编译Ansj之Solr插件

　　Ansj是一个比较优秀的中文分词组件，具体情况就不在本文介绍了。ansj作者在其官方代码中，提供了对lucene接口的支持。如果用在Solr下，还需要简单的扩展一下。

1、基于maven管理

ansj是基于maven进行开发管理的。我们首先修改一下其pom.xml，具体如下所示：

<project xmlns="http://maven.apache.org/POM/4.0.0" xmlns:xsi="http://www.w3.org/2001/XMLSchema-instance"

	xsi:schemaLocation="http://maven.apache.org/POM/4.0.0 http://maven.apache.org/xsd/maven-4.0.0.xsd">

	<modelVersion>4.0.0</modelVersion>

	<parent>

		<groupId>org.ansj</groupId>

		<artifactId>MavenAccount-aggregator</artifactId>

		<version>0.0.1</version>

		<relativePath>../pom.xml</relativePath>

	</parent>

	<artifactId>ansj_lucene4_plug</artifactId>

	<version>2.0.2</version>

	<packaging>jar</packaging>

	<name>ansj_lucene4_plug</name>

 	<properties>

        <solr.version>4.8.0</solr.version>

    </properties>

	<dependencies>

		<dependency>

			<groupId>org.ansj</groupId>

			<artifactId>ansj_seg</artifactId>

			<version>2.0.5</version>

			<classifier>min</classifier>

			<scope>provided</scope>

		</dependency>

		<dependency>

			<groupId>org.apache.lucene</groupId>

			<artifactId>lucene-core</artifactId>

			<version>${solr.version}</version>

			<scope>provided</scope>

		</dependency>

		<dependency>

			<groupId>org.apache.lucene</groupId>

			<artifactId>lucene-highlighter</artifactId>

			<version>${solr.version}</version>

			<scope>provided</scope>

		</dependency>

		<dependency>

			<groupId>org.apache.lucene</groupId>

			<artifactId>lucene-queries</artifactId>

			<version>${solr.version}</version>

			<scope>provided</scope>

		</dependency>

		<dependency>

			<groupId>org.apache.lucene</groupId>

			<artifactId>lucene-queryparser</artifactId>

			<version>${solr.version}</version>

			<scope>provided</scope>

		</dependency>

	   <dependency>

			<groupId>org.apache.solr</groupId>

			<artifactId>solr-dataimporthandler</artifactId>

			<version>${solr.version}</version>

			<scope>provided</scope>

	  </dependency>

		<dependency>

			<groupId>junit</groupId>

			<artifactId>junit</artifactId>

			<version>4.4</version>

			<scope>test</scope>

		</dependency>

	</dependencies>

</project>

　　其中，代码依赖的配置项：<scope>provided</scope> 表示只用于代码编译阶段。
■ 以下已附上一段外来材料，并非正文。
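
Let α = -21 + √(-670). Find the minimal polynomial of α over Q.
m_α(x) = x^2 + 42x + 1111

From α + 21 = √(-670), squaring gives (α + 21)^2 = -670, i.e. α^2 + 42α + 441 = -670, so α^2 + 42α + 1111 = 0. The discriminant of x^2 + 42x + 1111 is (42)^2 - 4·(1111) = 1764 - 4444 = -2680, and 4·(-670) is not a perfect square in Q since -670 is squarefree and ≠ 1. Hence x^2 + 42x + 1111 is irreducible over Q and is the minimal polynomial of α.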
依赖关系整理好以后，写一个TokenizerFactory类，用于solr中配置使用，代码如下：

package org.ansj.solr;

import java.io.BufferedReader;

import java.io.File;

import java.io.FileInputStream;

import java.io.FileNotFoundException;

import java.io.IOException;

import java.io.InputStreamReader;

import java.io.Reader;

import java.util.HashSet;

import java.util.Map;

import java.util.Set;

import org.ansj.lucene.util.AnsjTokenizer;

import org.ansj.splitWord.analysis.IndexAnalysis;

import org.ansj.splitWord.analysis.ToAnalysis;

import org.apache.lucene.analysis.Tokenizer;

import org.apache.lucene.analysis.util.TokenizerFactory;

import org.apache.lucene.util.AttributeSource.AttributeFactory;

public class AnsjTokenizerFactory extends TokenizerFactory{

    boolean pstemming;

    boolean isQuery;

    private String stopwordsDir;

    public Set<String> filter;  

    public AnsjTokenizerFactory(Map<String, String> args) {

        super(args);

        assureMatchVersion();

        isQuery = getBoolean(args, "isQuery", true);

        pstemming = getBoolean(args, "pstemming", false);

        stopwordsDir = get(args,"words");

        addStopwords(stopwordsDir);

    }

    //add stopwords list to filter

    private void addStopwords(String dir) {

        if (dir == null){

            System.out.println("no stopwords dir");

            return;

        }

        //read stoplist

        System.out.println("stopwords: " + dir);

        filter = new HashSet<String>();

        File file = new File(dir);

        InputStreamReader reader;

        try {

            reader = new InputStreamReader(new FileInputStream(file),"UTF-8");

            BufferedReader br = new BufferedReader(reader);

            String word = br.readLine();

            while (word != null) {

                filter.add(word);

                word = br.readLine();

            }

        } catch (FileNotFoundException e) {

            System.out.println("No stopword file found");

        } catch (IOException e) {

            System.out.println("stopword file io exception");

        }

    }

    @Override

    public Tokenizer create(AttributeFactory factory, Reader input) {

        if(isQuery == true){

            //query

            return new AnsjTokenizer(new ToAnalysis(new BufferedReader(input)), input, filter, pstemming);

        } else {

            //index

            return new AnsjTokenizer(new IndexAnalysis(new BufferedReader(input)), input, filter, pstemming);

        }

    }

}

　　pstemming 参数是ansj需要的参数。

　　isQuery 是用于判断是查询还是索引，一般搜索index阶段分词比较细，查询的分词比较粗。

2、编译jar包。

代码结构如下：

　　编写mavn编译命令：mvn install -DskipTests=true# 忽略单元测试编译。

执行编译：

[INFO] Scanning for projects...

[INFO]

[INFO] ------------------------------------------------------------------------

[INFO] Building ansj_lucene4_plug 2.0.2

[INFO] ------------------------------------------------------------------------

[INFO]

[INFO] --- maven-clean-plugin:2.4.1:clean (default-clean) @ ansj_lucene4_plug ---

[INFO] Deleting R:\ansj-seg\ansj_seg\plug\ansj_lucene4_plug\target

[INFO]

[INFO] --- maven-resources-plugin:2.4.3:resources (default-resources) @ ansj_lucene4_plug ---

[INFO] Using 'UTF-8' encoding to copy filtered resources.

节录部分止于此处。